WASHINGTON (Reuters) - The Cyrus Cylinder of ancient Persia, a landmark in religious freedom and a potent symbol of Iranian national identity, will begin its first U.S. tour with an exhibit that opens Saturday in Washington.
The barrel-shaped clay artifact, 2,500 years old and only 9 inches long, has been described as the first declaration of human rights and an influence on leaders from Alexander the Great to Thomas Jefferson.
It has been celebrated by the shah of Iran and that country’s post-revolutionary leaders, as well as by the ancient Hebrews and the founders of modern Israel.
“The Cyrus Cylinder and Ancient Persia” exhibit, opening at the Arthur M. Sackler Gallery, “is about understanding the way Iranians see themselves in the world, and that’s obviously important at the moment,” said Neil MacGregor, director of the British Museum, which loaned the piece.
The artifact bears inscriptions proclaiming the victory of Persian ruler Cyrus over Babylon in the sixth century B.C. It records the Persian emperor’s restoration of shrines dedicated to different gods and his intention to allow freedom of worship to people displaced by defeated ruler Nabonidus.
Such declarations of religious tolerance were not uncommon at the time, but Cyrus’ was unique in its nature and scope.
“The cylinder has acquired a special resonance, and is valued by people all around the world as a symbol of tolerance and respect for different peoples and different faiths,” the British Museum says on its website.
More than a million people flocked to see the cylinder when the museum lent it to Iran in 2010, in one of the most-viewed exhibits in the country’s history.
Cyrus’ proclamation was written in spiky Babylonian cuneiform on the soft clay cylinder, which was buried in Babylon, now in modern-day Iraq. It was dug up in 1879 and has since been in the British Museum.
The exhibit runs through April 28 at the Sackler, which is part of the Smithsonian Institution, then travels to Houston, New York, San Francisco and Los Angeles.

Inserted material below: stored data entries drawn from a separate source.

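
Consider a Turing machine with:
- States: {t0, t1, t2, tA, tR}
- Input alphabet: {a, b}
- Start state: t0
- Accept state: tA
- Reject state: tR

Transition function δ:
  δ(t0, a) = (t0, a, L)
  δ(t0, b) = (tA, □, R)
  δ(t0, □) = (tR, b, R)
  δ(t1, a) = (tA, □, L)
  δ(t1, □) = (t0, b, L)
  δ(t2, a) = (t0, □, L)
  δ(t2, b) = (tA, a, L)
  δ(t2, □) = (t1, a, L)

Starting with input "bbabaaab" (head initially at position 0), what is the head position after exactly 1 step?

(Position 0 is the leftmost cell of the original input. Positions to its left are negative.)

Execution trace (head position shown):
Step 0: [t0]bbabaaab  (head at position 0)
Step 1: move right → □[tA]babaaab  (head at position 1)

After 1 step, the head is at position 1.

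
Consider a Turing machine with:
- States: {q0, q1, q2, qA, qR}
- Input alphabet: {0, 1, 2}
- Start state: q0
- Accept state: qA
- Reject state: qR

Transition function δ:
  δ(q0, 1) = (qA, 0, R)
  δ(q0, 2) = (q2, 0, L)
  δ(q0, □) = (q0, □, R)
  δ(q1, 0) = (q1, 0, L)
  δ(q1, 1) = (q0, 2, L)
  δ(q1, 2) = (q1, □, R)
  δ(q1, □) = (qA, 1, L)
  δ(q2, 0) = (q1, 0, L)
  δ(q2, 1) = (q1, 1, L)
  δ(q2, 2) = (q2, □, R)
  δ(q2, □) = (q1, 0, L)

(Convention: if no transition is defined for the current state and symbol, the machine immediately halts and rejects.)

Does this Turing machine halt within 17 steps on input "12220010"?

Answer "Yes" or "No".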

Cyrus’ declarations of tolerance, justice and religious freedom inspired philosophers and policymakers for centuries.
Scholars say it shows that Cyrus allowed displaced Jews to return to Jerusalem from exile in Babylon and to rebuild the Temple.
In the fourth century B.C., the Greek historian and soldier Xenophon wrote “Cyropedia,” a text that portrays Cyrus as the ideal ruler and that greatly influenced Alexander the Great.
Xenophon’s portrayal also carried weight with Renaissance and Enlightenment thinkers. Thomas Jefferson owned two copies of the cylinder and it influenced his writing of the U.S. Declaration of Independence.
The United Nations building in New York also has a copy.
The shah of Iran used Cyrus and the Cylinder, which he called a “charter of human rights,” to bolster his prestige before he was overthrown by the 1979 Islamic revolution.
“This is a great statement about how a society thought about running itself. And to that extent it’s like the Magna Carta,” MacGregor told Reuters.
Julian Raby, the Sackler’s director, said the show was small in terms of numbers of objects but had a big potential impact.
“We’re at a very, very tough moment in terms of how we view Iran and how we view Israeli-Iranian relationships. Anything that gets us to reflect on these things is, I think, a good thing,” he said.
The Sackler show includes lectures, other artifacts, a workshop on how to tweet in cuneiform, concerts and a showing of the 1916 silent film “Intolerance,” directed by D.W. Griffith.